Her quiet life is disrupted when two dangerously attractive and simply dangerous men appear in her life. They think she has another talent, one that’s more significant than baking. They think she can find magical objects, the sort that might bring about the apocalypse.
In a desperate quest to the Gluttony stone – one of a set of seven, matching and embodying the Seven Deadly Sins – Lizzy has to deal with explosions, compulsions, miscast magic, unexpected simians and baking disasters. Perhaps most pressingly, she has to deal with a devilishly handsome man who simply won’t go away, no matter how much she pretends to want him to.
This book is a quick read. It’s nearly four hundred (admittedly large print) pages in length, but I finished it in slightly under an hour. This was unfortunate, as it meant that I had another hour’s train journey without a distraction. However, it is a point in Wicked Appetite‘s favour – the narrative rattles along at pace, and it never lags or drags.

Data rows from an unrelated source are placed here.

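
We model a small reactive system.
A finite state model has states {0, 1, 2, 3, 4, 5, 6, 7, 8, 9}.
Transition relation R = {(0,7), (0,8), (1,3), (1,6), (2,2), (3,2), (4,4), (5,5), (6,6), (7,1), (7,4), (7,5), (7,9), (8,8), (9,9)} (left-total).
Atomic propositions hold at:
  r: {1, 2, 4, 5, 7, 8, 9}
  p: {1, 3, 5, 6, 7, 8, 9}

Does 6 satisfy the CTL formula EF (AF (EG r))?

EG r: greatest fixpoint, start Z0 = {1, 2, 4, 5, 7, 8, 9}, keep only states in Sat with some successor in Z. Z1 = {2, 4, 5, 7, 8, 9}; fixed.
Sat(EG r) = {2, 4, 5, 7, 8, 9}
AF (EG r): least fixpoint, start Z0 = {2, 4, 5, 7, 8, 9}, add states with every successor in Z. Z1 = {0, 2, 3, 4, 5, 7, 8, 9}; fixed.
Sat(AF (EG r)) = {0, 2, 3, 4, 5, 7, 8, 9}
EF (AF (EG r)): least fixpoint, start Z0 = {0, 2, 3, 4, 5, 7, 8, 9}, add states with some successor in Z. Z1 = {0, 1, 2, 3, 4, 5, 7, 8, 9}; fixed.
Sat(EF (AF (EG r))) = {0, 1, 2, 3, 4, 5, 7, 8, 9}
6 ∉ Sat(EF (AF (EG r))) = {0, 1, 2, 3, 4, 5, 7, 8, 9}, so the formula does not hold at 6.

No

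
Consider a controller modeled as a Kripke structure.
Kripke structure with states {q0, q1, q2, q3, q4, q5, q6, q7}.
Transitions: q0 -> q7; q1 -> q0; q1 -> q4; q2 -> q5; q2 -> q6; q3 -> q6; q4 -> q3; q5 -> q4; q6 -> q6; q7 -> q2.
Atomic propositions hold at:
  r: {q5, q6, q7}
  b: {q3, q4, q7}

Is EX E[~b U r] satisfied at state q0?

Yes

Sat(~b) = {q0, q1, q2, q5, q6}
E[~b U r]: least fixpoint, start Z0 = Sat(r) = {q5, q6, q7}, add states in Sat(~b) with some successor in Z. Z1 = {q0, q2, q5, q6, q7}; Z2 = {q0, q1, q2, q5, q6, q7}; fixed.
Sat(E[~b U r]) = {q0, q1, q2, q5, q6, q7}
Sat(EX E[~b U r]) = {s : some successor in {q0, q1, q2, q5, q6, q7}} = {q0, q1, q2, q3, q6, q7}
q0 ∈ Sat(EX E[~b U r]) = {q0, q1, q2, q3, q6, q7}, so the formula holds at q0.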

Janet Evanovich is an author with a very recognisable voice – it’s excitable and energetic, managing to blend tension and humour together. The book is told in first person, and Lizzy is a likeable, if slightly naive, narrator. You want her to succeed, and her emotions (mostly confusion) are very easily to sympathise with.
The other characters are numerous and varied, although they have a tendency toward the bizarre. That’s the same for the scenes and plot twists as well – there are swearing monkeys, obsessive flagellants and crazed roleplayers lurking behind every corner. The book definitely isn’t boring, but it is rather unsatisfying.
The problem I have is that Wicked Appetite is very shallow. There’s no weight to anything – the characters, the magic, the emotions. People go from event to event almost at random, with little space given to necessary motivations or reactions. The plot leaps between subplots and comic situations rapidly, and it’s definitely more of a light farce than it is a thriller.
I found that disappointing – I’m not against comedy, but it’s hard to get fully invested in the storyline when even the protagonist isn’t taking things that seriously. Faced with the impending apocalypse, Lizzy keeps on getting distracted by escaped pets and broomsticks, which means that the stakes never seem real. You’re left with the idea that they could just have ignored the impending doom and it would have worked out okay.
It’s clear though, that the main draw is meant to be the romance, with the plot, and the mechanics of magic as a whole, just in place to allow for lots of arch flirting and innuendo. No sex though – that wouldn’t match the light tone, so (for rather convoluted reasons) everyone is very chaste. I get that – it’s not meant to be a book that’s taken seriously, and it’s not really fair of me to judge it based on that score.
But occasionally, the book itself dispenses with the light tone, and it seems as though there are attempts at a deeper and more edgy narrative. Food fights and slapstick are alarming interspersed with hints at torture and sexual assault. And that, I think, is what I find slightly annoying. It’s not a romantic comedy, because the actual world and situation are quite dark, but all the characters insist on acting as though they were in a rom-com. There’s no quirky romance in The Books of Blood; in the entirety of Pretty Woman‘s two hour and five minute running time, Richard Gere disembowels exactly zero people. Mixing two rather opposed genres would require a very delicate balancing act, and that doesn’t happen in this book.
In all, Wicked Appetite is entertaining, as long as you accept it as what it is, and don’t think too hard or expect too much. There’s a coherent, if not realistic plot, and a cast of mostly endearing characters. It’s a fun, trashy read, but there’s not much more than that. If you want something casual for a journey, then this is fine, but it’s not going to thrill you or stick in your memory.